Publisher Weekly’s BookLife reviewed Face the Night today! And it was very positive.
In addition to the full written review, BookLife also grades various elements, such as cover design, typography, editing, and marketing materials. We’re happy to report Face the Night scored straight A’s across the board.
Lastufka’s debut introduces Adriana, a talented artist and young, single mom who finds herself in a custody battle with her father for her son, Dylan. When Adriana wins temporary custody that’s dependent on gainful employment, she manages to convince the police chief of Cellar, Ohio, to bring her on board with the department as a sketch artist and administrative assistant. Unfortunately for Adriana, her new job and the fight for her child resurfaces a recurring nightmare from her past. As she connects with her neighbors—and the newest police officer on the force—she increasingly begins to wonder if her nightmare is a reminder of a heinous crime long buried and forgotten.
Adriana is a classic heroine, fighting for a better life for herself and her son, while her ex is a stereotypical deadbeat dad and drug user; Lastufka’s characters are consistent, but some tend toward the one dimensional. Her father, Bradley, adeptly plays the role of a corrupt, scheming mayor, and Matt Hinkley is the eager, straight-as-an-arrow cop who’s ready to swoop in and save the day for Adriana, even if it means bending the rules.

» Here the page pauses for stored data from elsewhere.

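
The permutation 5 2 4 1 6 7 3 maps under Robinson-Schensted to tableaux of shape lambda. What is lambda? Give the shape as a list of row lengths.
Row-insert each entry into an empty tableau.

After inserting 5: P = [[5]].
After inserting 2: P = [[2], [5]].
After inserting 4: P = [[2, 4], [5]].
After inserting 1: P = [[1, 4], [2], [5]].
After inserting 6: P = [[1, 4, 6], [2], [5]].
After inserting 7: P = [[1, 4, 6, 7], [2], [5]].
After inserting 3: P = [[1, 3, 6, 7], [2, 4], [5]].

The final insertion tableau P = [[1, 3, 6, 7], [2, 4], [5]] has shape [4, 2, 1].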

Still, the plot, in which danger from the past and the present threatens Adriana and her son as she’s trying to rebuild, will stir anticipation in readers of thrillers, although one of the story’s biggest surprises is how much information gets revealed early rather than teased out. The shocking incidents that transpire in and around the community of Cellar during a contentious mayoral race—one that Adriana’s father is determined not to lose, at any cost— reach a fever pitch with a terrible act of violence. Meanwhile, the increasing intensity of Adriana’s nightmares leaves her determined to uncover the memories she believes she’s repressed, putting her and her new friends in danger from those who would prefer the past stay buried. The cast might be familiar, but Lastufka’s storytelling keeps Face the Night suspenseful.
Takeaway: A single mother faces danger from the past and present in this engaging small-town thriller.
Great for fans of: Alex North, Stephen Graham Jones’s My Heart Is a Chainsaw.